My father was Acadian and faced tremendous social disadvantage. Born to devout Catholic parents, he was one of ten children. Though he was the sole child to learn to read and write, he only completed grade eight before being sent up north to fish and trap with his brothers. He also encountered a lot of discrimination as an Acadian speaker. For instance, due to language stratification among French speakers, he was told by a nun from Quebec to stop speaking French at home because he spoke a “low-class” form of French. Because he lived in an Anglo-dominant society he—like many linguistic minorities in the twentieth century—had difficulty finding work until he lost all trace of his French accent.
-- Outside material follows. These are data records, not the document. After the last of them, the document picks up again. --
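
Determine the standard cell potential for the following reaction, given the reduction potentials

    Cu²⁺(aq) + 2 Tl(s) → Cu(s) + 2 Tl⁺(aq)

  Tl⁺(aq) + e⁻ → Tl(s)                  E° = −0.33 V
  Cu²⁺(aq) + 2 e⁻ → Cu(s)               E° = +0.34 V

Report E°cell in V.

Cu²⁺(aq) gains electrons, so the Cu²⁺/Cu couple is the cathode; the Tl⁺/Tl couple is the anode.
E°cell = E°(cathode) − E°(anode) = +0.34 − (−0.33) = +0.67 V.
The positive value indicates the reaction is spontaneous as written.

+0.67 V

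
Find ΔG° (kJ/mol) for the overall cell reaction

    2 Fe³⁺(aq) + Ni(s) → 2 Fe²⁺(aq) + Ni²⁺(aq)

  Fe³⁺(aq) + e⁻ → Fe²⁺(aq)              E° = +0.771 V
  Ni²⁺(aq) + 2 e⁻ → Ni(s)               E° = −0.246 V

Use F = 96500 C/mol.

−196 kJ/mol

In the reaction as written Fe³⁺(aq) is reduced, so the Fe³⁺/Fe²⁺ couple is the cathode and Ni²⁺/Ni is the anode.
E°cell = +0.771 − (−0.246) = +1.017 V; balancing electrons gives n = 2.
ΔG° = −nFE°cell = −(2)(96500)(+1.017) J/mol = −196 kJ/mol.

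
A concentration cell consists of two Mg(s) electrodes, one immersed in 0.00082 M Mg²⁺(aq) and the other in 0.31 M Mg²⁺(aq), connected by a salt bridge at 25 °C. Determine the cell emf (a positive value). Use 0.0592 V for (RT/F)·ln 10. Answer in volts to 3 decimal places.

For a concentration cell E°cell = 0, since both electrodes use the same couple.
The compartment with the higher Mg²⁺(aq) concentration (0.31 M) acts as the cathode; ions are reduced there and produced at the dilute (0.00082 M) anode.
With n = 2, Ecell = −(0.0592/2)·log([dilute]/[conc]) = −(0.0592/2)·log(0.00082/0.31) = +0.076 V.

0.076 V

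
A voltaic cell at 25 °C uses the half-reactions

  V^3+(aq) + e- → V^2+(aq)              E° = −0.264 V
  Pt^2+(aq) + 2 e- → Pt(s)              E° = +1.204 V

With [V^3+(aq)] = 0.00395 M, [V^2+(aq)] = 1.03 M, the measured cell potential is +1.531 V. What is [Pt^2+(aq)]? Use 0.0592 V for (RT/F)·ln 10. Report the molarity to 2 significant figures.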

This of course resulted in a deep sense of cultural inferiority, something felt by most Acadians in his age group.
While folk song was and is part of Acadian social life, the Catholic Church also employed folk song as a social tool in Catholic educational institutions inside Acadia during the first half of the twentieth century. Aiming to develop a sense of Acadian national pride, the clergy promoted upbeat tunes to encourage the Acadians to move beyond the past to a more promising future. During the 1960s and 1970s, Acadian folk song was also used as a political tool to fight for French language rights in Canada’s Maritime provinces, while in more recent years folk song helps shape the Acadians unique identity in the wider Canadian mosaic.
Marie Madeleine or “Une petite vache noire” is a well-known folk song in French Canada. It is a lively, humoristic piece that provides an excellent example not only of the percussive style of the Acadian language, but of the characteristic stylistic elements of the Acadian folk song tradition: podorythmie (seated foot-tapping), diddlage (mouth music), and the spoons. Never a group to take themselves too seriously, this song harkens back to the Acadians’ agrarian past and tells the story of Marie Madeleine who, while ill-advisedly dressed in a pretty skirt and petticoat, encounters a rather mischievous black cow who ends up throwing her into a pile of manure.